If a tornado happens, there’s a 25% chance it’ll appear in Tornado Alley. It is a large stretch of mostly flat land from Texas to South Dakota. Its climate is perfect for producing tornadoes. There are very few topographical features that doesn’t interrupt the flow of hot air. But it’s not the only place that sees tornadoes. Once in a while, against the odds, they can appear in mountainous terrain. Granted, this usually doesn’t happen due to the colder air at higher elevations. However, the older the mountains, lower and more rounded, the more chance that a tornado will appear.

Any similarity to Barbapapa is purely coincidental.

Of course, the terrain will affect the speed of a tornado. Should a tornado go up a slope, it will slow down like an ice skater doing pirouette crouched close to the surface of the ice.

Should the tornado go down the side of a mountain, a valley, or gully, it will spin faster like the same skater doing a pirouette tall and stretched out. Tornadoes do tend to follow the route of least resistance (e.g. to follow valleys and the edges of plateaus), but they are not guaranteed to so.
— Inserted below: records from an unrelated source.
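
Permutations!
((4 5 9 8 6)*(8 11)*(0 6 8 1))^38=((0 6 4 5 9 11 1))^38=(0 5 1 4 11 6 9)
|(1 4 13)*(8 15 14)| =|(1 4 13)(8 15 14)| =3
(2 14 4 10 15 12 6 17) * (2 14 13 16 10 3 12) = (2 13 16 10 15)(3 12 6 17 14 4) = [0, 1, 13, 12, 3, 5, 17, 7, 8, 9, 15, 11, 6, 16, 4, 2, 10, 14]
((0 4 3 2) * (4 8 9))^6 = (9) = ((0 8 9 4 3 2))^6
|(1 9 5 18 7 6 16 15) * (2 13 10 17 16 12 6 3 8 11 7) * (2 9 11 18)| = 14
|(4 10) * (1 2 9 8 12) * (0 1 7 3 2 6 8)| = 18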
Will we see more tornados at higher elevations? The answer is possibly, but it’s complicated. The complications arise because we just don’t have enough data to make a causal connection between climate change and unusual tornado phenomenon. That is not to say that there is no connection. Rather, climate science is complicated on the sunniest of days, even more so when studying chaotic weather patterns. On top of that, tornadoes don’t get the same attention that their bigger siblings, hurricanes, do. While tornadoes are indeed destructive, they pale in comparison to the widespread damage of a hurricane.
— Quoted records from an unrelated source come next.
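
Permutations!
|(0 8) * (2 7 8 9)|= |(0 9 2 7 8)|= 5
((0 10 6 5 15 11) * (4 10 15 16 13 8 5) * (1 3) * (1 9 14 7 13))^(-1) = ((0 15 11)(1 3 9 14 7 13 8 5 16)(4 10 6))^(-1) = (0 11 15)(1 16 5 8 13 7 14 9 3)(4 6 10)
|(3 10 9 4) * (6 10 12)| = 6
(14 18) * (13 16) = (13 16)(14 18) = [0, 1, 2, 3, 4, 5, 6, 7, 8, 9, 10, 11, 12, 16, 18, 15, 13, 17, 14]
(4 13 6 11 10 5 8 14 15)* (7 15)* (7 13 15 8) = (4 15)(5 7 8 14 13 6 11 10) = [0, 1, 2, 3, 15, 7, 11, 8, 14, 9, 5, 10, 12, 6, 13, 4]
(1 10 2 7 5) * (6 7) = (1 10 2 6 7 5) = [0, 10, 6, 3, 4, 1, 7, 5, 8, 9, 2]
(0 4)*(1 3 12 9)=(0 4)(1 3 12 9)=[4, 3, 2, 12, 0, 5, 6, 7, 8, 1, 10, 11, 9]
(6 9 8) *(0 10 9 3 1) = (0 10 9 8 6 3 1) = [10, 0, 2, 1, 4, 5, 3, 7, 6, 8, 9]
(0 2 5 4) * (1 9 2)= (0 1 9 2 5 4)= [1, 9, 5, 3, 0, 4, 6, 7, 8, 2]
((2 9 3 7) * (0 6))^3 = ((0 6)(2 9 3 7))^3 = (0 6)(2 7 3 9)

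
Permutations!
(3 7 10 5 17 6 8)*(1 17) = (1 17 6 8 3 7 10 5) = [0, 17, 2, 7, 4, 1, 8, 10, 3, 9, 5, 11, 12, 13, 14, 15, 16, 6]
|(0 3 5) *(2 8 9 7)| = |(0 3 5)(2 8 9 7)| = 12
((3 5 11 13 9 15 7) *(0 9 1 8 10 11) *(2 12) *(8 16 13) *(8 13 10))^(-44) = (0 3 15)(1 16 10 11 13)(5 7 9)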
Except for sharknadoes. That's totally climate change.

What we do know is the number of powerful tornadoes either hasn’t changed in recent years or has decreased. While the total number of tornadoes inside Tornado Alley has gone down, we have seen increased numbers outside: Mississippi, Alabama, Arkansas, Missouri, Illinois, Indiana, Tennessee, Kentucky, and southern Canada. Of the powerful tornadoes that have appeared, their power has increased on average. They also tend to happen in clusters that test the limit of emergency responders and have further economic impacts. This is all been described by climate scientists as unusual, but still in the range of normal.

Depressingly normal these days.

As global temperatures rise, the amount of warm, moist air rises with it. This combined with an unstable atmosphere and winds at different levels moving in different directions at different speeds, a phenomenon known as wind shear, will produce supercell storms. These are the storms that produce tornadoes. However, supercells do not always create tornadoes. Which supercell storms produce the deadly weather is still a mystery to climate scientists, and the fact of the matter is, as of this writing, we are unable to say that climate change is 100% the reason why more powerful and destructive tornadoes have been appearing. We still don’t know why they appear in the first place.

That being said, within the world of Dreaming Alejandro, I’ve made that logical jump and made the tornado scene absolutely the product of climate change. It’s science fiction. I can do that.